JANIS L. SAMMARTINO, District Judge.
Presently before the Court is Defendants Flowers Foods, Inc. and Flowers Bakeries, LLC's ex parte Motion to Continue Hearing on Plaintiff's Motion for Conditional Class Certification. ("MTN," ECF No. 15.) Also before the Court is Plaintiff Daniel Ludlow's Response in Opposition to, ("Opp'n," ECF No. 16), and Defendants' Reply in Support of, ("Reply," ECF No. 17), the ex parte motion. Having considered the parties' arguments and the law, the Court rules as follows.
The hearing for Plaintiff's Motion for Conditional Class Certification is currently set for August 6, 2018. Defendants request the Court vacate the current hearing date and briefing schedule on Plaintiff's pending motion pursuant to Civil Local Rule 7.1(g)(2). (MTN 2.)
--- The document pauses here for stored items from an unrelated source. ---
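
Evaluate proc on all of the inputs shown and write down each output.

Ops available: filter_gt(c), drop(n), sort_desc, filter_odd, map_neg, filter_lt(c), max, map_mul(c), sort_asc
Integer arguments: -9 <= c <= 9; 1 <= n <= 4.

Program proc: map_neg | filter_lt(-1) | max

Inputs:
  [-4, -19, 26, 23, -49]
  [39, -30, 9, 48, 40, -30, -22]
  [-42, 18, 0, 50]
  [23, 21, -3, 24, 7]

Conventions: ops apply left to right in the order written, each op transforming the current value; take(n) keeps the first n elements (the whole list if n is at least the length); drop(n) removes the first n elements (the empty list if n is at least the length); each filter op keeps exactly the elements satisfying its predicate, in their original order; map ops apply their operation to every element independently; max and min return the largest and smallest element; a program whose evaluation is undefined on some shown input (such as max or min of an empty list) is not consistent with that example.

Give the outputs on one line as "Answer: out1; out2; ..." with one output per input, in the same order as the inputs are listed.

Execution, op by op:
  [-4, -19, 26, 23, -49] -> [4, 19, -26, -23, 49] -> [-26, -23] -> -23
  [39, -30, 9, 48, 40, -30, -22] -> [-39, 30, -9, -48, -40, 30, 22] -> [-39, -9, -48, -40] -> -9
  [-42, 18, 0, 50] -> [42, -18, 0, -50] -> [-18, -50] -> -18
  [23, 21, -3, 24, 7] -> [-23, -21, 3, -24, -7] -> [-23, -21, -24, -7] -> -7

-23; -9; -18; -7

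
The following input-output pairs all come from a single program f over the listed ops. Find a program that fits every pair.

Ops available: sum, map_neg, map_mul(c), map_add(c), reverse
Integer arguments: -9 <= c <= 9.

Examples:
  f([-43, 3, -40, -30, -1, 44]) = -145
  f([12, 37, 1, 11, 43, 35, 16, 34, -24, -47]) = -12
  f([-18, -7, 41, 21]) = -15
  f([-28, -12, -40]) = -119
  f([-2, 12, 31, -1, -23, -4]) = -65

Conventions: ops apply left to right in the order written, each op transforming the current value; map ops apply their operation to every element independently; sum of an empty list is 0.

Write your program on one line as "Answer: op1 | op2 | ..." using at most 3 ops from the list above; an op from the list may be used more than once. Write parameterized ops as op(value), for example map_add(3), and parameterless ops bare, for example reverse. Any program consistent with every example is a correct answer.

map_add(-4) | map_add(-9) | sum

Check, running the answer program on each example:
  [-43, 3, -40, -30, -1, 44] -> [-47, -1, -44, -34, -5, 40] -> [-56, -10, -53, -43, -14, 31] -> -145
  [12, 37, 1, 11, 43, 35, 16, 34, -24, -47] -> [8, 33, -3, 7, 39, 31, 12, 30, -28, -51] -> [-1, 24, -12, -2, 30, 22, 3, 21, -37, -60] -> -12
  [-18, -7, 41, 21] -> [-22, -11, 37, 17] -> [-31, -20, 28, 8] -> -15
  [-28, -12, -40] -> [-32, -16, -44] -> [-41, -25, -53] -> -119
  [-2, 12, 31, -1, -23, -4] -> [-6, 8, 27, -5, -27, -8] -> [-15, -1, 18, -14, -36, -17] -> -65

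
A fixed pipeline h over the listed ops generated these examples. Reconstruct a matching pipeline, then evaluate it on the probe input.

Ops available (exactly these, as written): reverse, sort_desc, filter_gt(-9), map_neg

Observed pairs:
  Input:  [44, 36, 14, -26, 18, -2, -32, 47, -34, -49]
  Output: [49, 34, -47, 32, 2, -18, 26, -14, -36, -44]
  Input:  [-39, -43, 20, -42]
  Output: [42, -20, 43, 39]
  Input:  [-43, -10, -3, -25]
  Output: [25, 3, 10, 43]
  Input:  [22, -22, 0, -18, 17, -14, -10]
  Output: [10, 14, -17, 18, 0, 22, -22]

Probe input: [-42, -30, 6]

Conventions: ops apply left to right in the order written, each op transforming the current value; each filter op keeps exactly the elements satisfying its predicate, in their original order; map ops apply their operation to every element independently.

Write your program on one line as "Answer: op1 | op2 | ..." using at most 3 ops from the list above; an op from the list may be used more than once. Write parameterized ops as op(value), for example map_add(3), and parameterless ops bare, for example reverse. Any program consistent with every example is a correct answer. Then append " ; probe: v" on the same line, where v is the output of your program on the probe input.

reverse | map_neg ; probe: [-6, 30, 42]

Check, running the answer program on each example:
  [44, 36, 14, -26, 18, -2, -32, 47, -34, -49] -> [-49, -34, 47, -32, -2, 18, -26, 14, 36, 44] -> [49, 34, -47, 32, 2, -18, 26, -14, -36, -44]
  [-39, -43, 20, -42] -> [-42, 20, -43, -39] -> [42, -20, 43, 39]
  [-43, -10, -3, -25] -> [-25, -3, -10, -43] -> [25, 3, 10, 43]
  [22, -22, 0, -18, 17, -14, -10] -> [-10, -14, 17, -18, 0, -22, 22] -> [10, 14, -17, 18, 0, 22, -22]
  probe: [-42, -30, 6] -> [6, -30, -42] -> [-6, 30, 42]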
Plaintiff generally opposes
The FLSA provides a right of action to an employee against his employer when the employer fails to pay overtime wages. 29 U.S.C. §§ 203, 207. An employee may bring a collective FLSA action on behalf of other "similarly situated" employees. 29 U.S.C. § 216(b); Does I thru XXIII v. Advanced Textile Corp., 214 F.3d 1058, 1064 (9th Cir. 2000). A district court has discretion in determining whether a collective action is appropriate; that is, whether plaintiff and the proposed collective action group are "similarly situated." Leuthold v. Destination Am., Inc., 224 F.R.D. 462, 466 (N.D. Cal. 2004). Section 216(b) does not define "similarly situated" and the Ninth Circuit has not defined the term in the FLSA context. Id. The majority of district courts follow a two-tiered approach. Id.; Wynn v. Nat'l Broad. Co., Inc., 234 F.Supp.2d 1067, 1082 (C.D. Cal. 2002).
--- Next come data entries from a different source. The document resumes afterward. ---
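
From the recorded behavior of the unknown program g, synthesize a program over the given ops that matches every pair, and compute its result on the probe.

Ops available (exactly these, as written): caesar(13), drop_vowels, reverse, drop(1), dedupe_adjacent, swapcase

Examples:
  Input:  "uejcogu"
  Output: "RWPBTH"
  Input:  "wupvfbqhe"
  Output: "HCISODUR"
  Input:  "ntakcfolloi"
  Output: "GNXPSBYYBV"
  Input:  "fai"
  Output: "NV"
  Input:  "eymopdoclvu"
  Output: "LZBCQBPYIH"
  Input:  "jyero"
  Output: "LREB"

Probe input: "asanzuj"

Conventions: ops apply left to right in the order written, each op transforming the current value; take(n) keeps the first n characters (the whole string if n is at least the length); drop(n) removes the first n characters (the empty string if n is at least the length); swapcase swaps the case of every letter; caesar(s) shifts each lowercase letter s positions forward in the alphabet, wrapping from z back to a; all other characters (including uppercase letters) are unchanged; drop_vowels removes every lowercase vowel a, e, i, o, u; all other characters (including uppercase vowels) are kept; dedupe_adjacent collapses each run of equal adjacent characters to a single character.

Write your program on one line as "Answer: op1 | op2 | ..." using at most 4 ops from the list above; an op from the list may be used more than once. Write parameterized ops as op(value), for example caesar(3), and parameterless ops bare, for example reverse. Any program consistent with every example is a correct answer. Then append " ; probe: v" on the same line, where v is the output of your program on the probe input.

caesar(13) | swapcase | drop(1) ; probe: "FNAMHW"

Check, running the answer program on each example:
  "uejcogu" -> "hrwpbth" -> "HRWPBTH" -> "RWPBTH"
  "wupvfbqhe" -> "jhcisodur" -> "JHCISODUR" -> "HCISODUR"
  "ntakcfolloi" -> "agnxpsbyybv" -> "AGNXPSBYYBV" -> "GNXPSBYYBV"
  "fai" -> "snv" -> "SNV" -> "NV"
  "eymopdoclvu" -> "rlzbcqbpyih" -> "RLZBCQBPYIH" -> "LZBCQBPYIH"
  "jyero" -> "wlreb" -> "WLREB" -> "LREB"
  probe: "asanzuj" -> "nfnamhw" -> "NFNAMHW" -> "FNAMHW"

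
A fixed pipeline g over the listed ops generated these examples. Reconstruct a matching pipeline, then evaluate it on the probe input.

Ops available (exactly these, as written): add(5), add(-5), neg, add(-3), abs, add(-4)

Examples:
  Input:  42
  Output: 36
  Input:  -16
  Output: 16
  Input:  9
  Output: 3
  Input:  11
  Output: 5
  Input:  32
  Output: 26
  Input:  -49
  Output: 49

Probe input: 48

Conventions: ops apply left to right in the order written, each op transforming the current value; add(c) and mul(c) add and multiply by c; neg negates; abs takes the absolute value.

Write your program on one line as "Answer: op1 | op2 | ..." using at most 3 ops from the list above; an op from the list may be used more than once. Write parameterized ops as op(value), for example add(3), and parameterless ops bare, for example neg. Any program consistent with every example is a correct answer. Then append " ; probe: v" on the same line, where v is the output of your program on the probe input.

add(-3) | abs | add(-3) ; probe: 42

Check, running the answer program on each example:
  42 -> 39 -> 39 -> 36
  -16 -> -19 -> 19 -> 16
  9 -> 6 -> 6 -> 3
  11 -> 8 -> 8 -> 5
  32 -> 29 -> 29 -> 26
  -49 -> -52 -> 52 -> 49
  probe: 48 -> 45 -> 45 -> 42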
Under this two-tiered approach, a court must first decide whether the potential class should be given notice of the action. Wynn, 234 F. Supp. 2d at 1082. Because a court generally has a limited amount of evidence at its disposal, the initial determination is made under a fairly lenient standard and typically results in conditional class certification. Id. Conditional certification is appropriate where "plaintiffs make substantial allegations that the putative class members were subject to a single illegal policy, plan, or decision." Adams v. Inter-Con Sec. Sys., Inc., 242 F.R.D. 530 (N.D. Cal. 2007) (citing Leuthold, 224 F.R.D. at 468).
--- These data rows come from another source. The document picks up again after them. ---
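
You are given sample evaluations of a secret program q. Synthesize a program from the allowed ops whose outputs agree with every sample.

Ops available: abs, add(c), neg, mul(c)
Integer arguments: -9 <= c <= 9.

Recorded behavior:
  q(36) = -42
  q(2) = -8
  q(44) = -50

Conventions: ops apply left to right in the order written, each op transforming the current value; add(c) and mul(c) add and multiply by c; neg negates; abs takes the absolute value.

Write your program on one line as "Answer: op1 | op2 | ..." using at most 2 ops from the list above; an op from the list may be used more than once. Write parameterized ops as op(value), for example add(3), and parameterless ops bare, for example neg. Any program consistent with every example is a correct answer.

add(6) | neg

Check, running the answer program on each example:
  36 -> 42 -> -42
  2 -> 8 -> -8
  44 -> 50 -> -50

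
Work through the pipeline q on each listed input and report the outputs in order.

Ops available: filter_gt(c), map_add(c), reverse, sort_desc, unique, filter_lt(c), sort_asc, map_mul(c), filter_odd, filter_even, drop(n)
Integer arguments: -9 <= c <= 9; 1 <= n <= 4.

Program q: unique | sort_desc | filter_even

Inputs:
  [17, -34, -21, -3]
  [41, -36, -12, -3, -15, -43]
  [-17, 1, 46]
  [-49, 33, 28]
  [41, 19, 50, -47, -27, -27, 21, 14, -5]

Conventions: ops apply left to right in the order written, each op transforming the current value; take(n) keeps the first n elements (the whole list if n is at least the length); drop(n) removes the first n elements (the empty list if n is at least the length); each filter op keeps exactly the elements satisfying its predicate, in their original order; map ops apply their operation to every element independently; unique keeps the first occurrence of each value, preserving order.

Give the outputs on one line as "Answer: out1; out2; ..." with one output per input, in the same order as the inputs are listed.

[-34]; [-12, -36]; [46]; [28]; [50, 14]

Execution, op by op:
  [17, -34, -21, -3] -> [17, -34, -21, -3] -> [17, -3, -21, -34] -> [-34]
  [41, -36, -12, -3, -15, -43] -> [41, -36, -12, -3, -15, -43] -> [41, -3, -12, -15, -36, -43] -> [-12, -36]
  [-17, 1, 46] -> [-17, 1, 46] -> [46, 1, -17] -> [46]
  [-49, 33, 28] -> [-49, 33, 28] -> [33, 28, -49] -> [28]
  [41, 19, 50, -47, -27, -27, 21, 14, -5] -> [41, 19, 50, -47, -27, 21, 14, -5] -> [50, 41, 21, 19, 14, -5, -27, -47] -> [50, 14]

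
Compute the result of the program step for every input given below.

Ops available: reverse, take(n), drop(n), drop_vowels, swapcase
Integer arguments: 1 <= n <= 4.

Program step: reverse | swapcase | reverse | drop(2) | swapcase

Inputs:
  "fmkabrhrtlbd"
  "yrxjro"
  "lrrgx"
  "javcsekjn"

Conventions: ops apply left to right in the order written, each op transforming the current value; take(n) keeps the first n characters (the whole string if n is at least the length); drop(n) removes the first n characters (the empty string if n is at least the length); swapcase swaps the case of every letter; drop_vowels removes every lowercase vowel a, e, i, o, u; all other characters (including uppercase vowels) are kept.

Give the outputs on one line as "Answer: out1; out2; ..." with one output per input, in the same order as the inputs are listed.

"kabrhrtlbd"; "xjro"; "rgx"; "vcsekjn"

Execution, op by op:
  "fmkabrhrtlbd" -> "dbltrhrbakmf" -> "DBLTRHRBAKMF" -> "FMKABRHRTLBD" -> "KABRHRTLBD" -> "kabrhrtlbd"
  "yrxjro" -> "orjxry" -> "ORJXRY" -> "YRXJRO" -> "XJRO" -> "xjro"
  "lrrgx" -> "xgrrl" -> "XGRRL" -> "LRRGX" -> "RGX" -> "rgx"
  "javcsekjn" -> "njkescvaj" -> "NJKESCVAJ" -> "JAVCSEKJN" -> "VCSEKJN" -> "vcsekjn"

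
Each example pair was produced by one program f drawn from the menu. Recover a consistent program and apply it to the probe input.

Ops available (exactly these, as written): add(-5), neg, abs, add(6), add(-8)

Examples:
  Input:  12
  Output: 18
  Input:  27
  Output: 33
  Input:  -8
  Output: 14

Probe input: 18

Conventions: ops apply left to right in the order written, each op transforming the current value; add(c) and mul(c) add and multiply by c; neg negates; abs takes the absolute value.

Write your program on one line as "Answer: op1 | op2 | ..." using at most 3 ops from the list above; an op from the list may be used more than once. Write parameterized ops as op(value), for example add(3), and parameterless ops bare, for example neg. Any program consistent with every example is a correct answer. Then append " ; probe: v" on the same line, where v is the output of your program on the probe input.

abs | add(6) ; probe: 24

Check, running the answer program on each example:
  12 -> 12 -> 18
  27 -> 27 -> 33
  -8 -> 8 -> 14
  probe: 18 -> 18 -> 24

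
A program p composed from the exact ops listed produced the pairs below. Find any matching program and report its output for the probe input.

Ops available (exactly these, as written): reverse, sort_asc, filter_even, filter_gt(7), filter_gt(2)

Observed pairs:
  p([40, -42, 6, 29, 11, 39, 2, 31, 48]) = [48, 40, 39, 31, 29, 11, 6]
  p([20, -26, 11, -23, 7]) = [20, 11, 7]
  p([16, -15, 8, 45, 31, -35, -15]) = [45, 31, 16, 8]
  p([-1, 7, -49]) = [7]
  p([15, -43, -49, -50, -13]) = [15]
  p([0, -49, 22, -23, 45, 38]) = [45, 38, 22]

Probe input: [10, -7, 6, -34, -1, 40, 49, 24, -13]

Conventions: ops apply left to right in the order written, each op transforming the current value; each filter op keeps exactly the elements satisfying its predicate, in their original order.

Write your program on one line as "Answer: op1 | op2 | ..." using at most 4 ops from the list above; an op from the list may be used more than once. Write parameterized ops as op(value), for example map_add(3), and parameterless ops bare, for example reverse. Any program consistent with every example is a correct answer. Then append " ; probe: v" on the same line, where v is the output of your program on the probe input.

sort_asc | filter_gt(2) | reverse ; probe: [49, 40, 24, 10, 6]

Check, running the answer program on each example:
  [40, -42, 6, 29, 11, 39, 2, 31, 48] -> [-42, 2, 6, 11, 29, 31, 39, 40, 48] -> [6, 11, 29, 31, 39, 40, 48] -> [48, 40, 39, 31, 29, 11, 6]
  [20, -26, 11, -23, 7] -> [-26, -23, 7, 11, 20] -> [7, 11, 20] -> [20, 11, 7]
  [16, -15, 8, 45, 31, -35, -15] -> [-35, -15, -15, 8, 16, 31, 45] -> [8, 16, 31, 45] -> [45, 31, 16, 8]
  [-1, 7, -49] -> [-49, -1, 7] -> [7] -> [7]
  [15, -43, -49, -50, -13] -> [-50, -49, -43, -13, 15] -> [15] -> [15]
  [0, -49, 22, -23, 45, 38] -> [-49, -23, 0, 22, 38, 45] -> [22, 38, 45] -> [45, 38, 22]
  probe: [10, -7, 6, -34, -1, 40, 49, 24, -13] -> [-34, -13, -7, -1, 6, 10, 24, 40, 49] -> [6, 10, 24, 40, 49] -> [49, 40, 24, 10, 6]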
Here, it is clear that some modification of the briefing and hearing schedule is appropriate. This case was originally set for hearing by Judge Benitez before it was transferred to this Court. The parties also have met and conferred telephonically and submitted a joint discovery plan. (See ECF No. 18.) Discovery will begin in short order, if it has not begun already. This may temper some of Defendants' concerns. However, a lengthy delay to conduct discovery for the purposes of opposing Plaintiff's motion for conditional certification is not warranted. "At the first stage of the collective action certification process, evidence provided by the defendant employer is not germane when the plaintiff has met its evidentiary burden." Kellgren v. Petco Animal Supplies, Inc., No. 13-CV-644-L-KSC, 2015 WL 5167144, at *6 (S.D. Cal. Sept. 3, 2015) (collecting cases).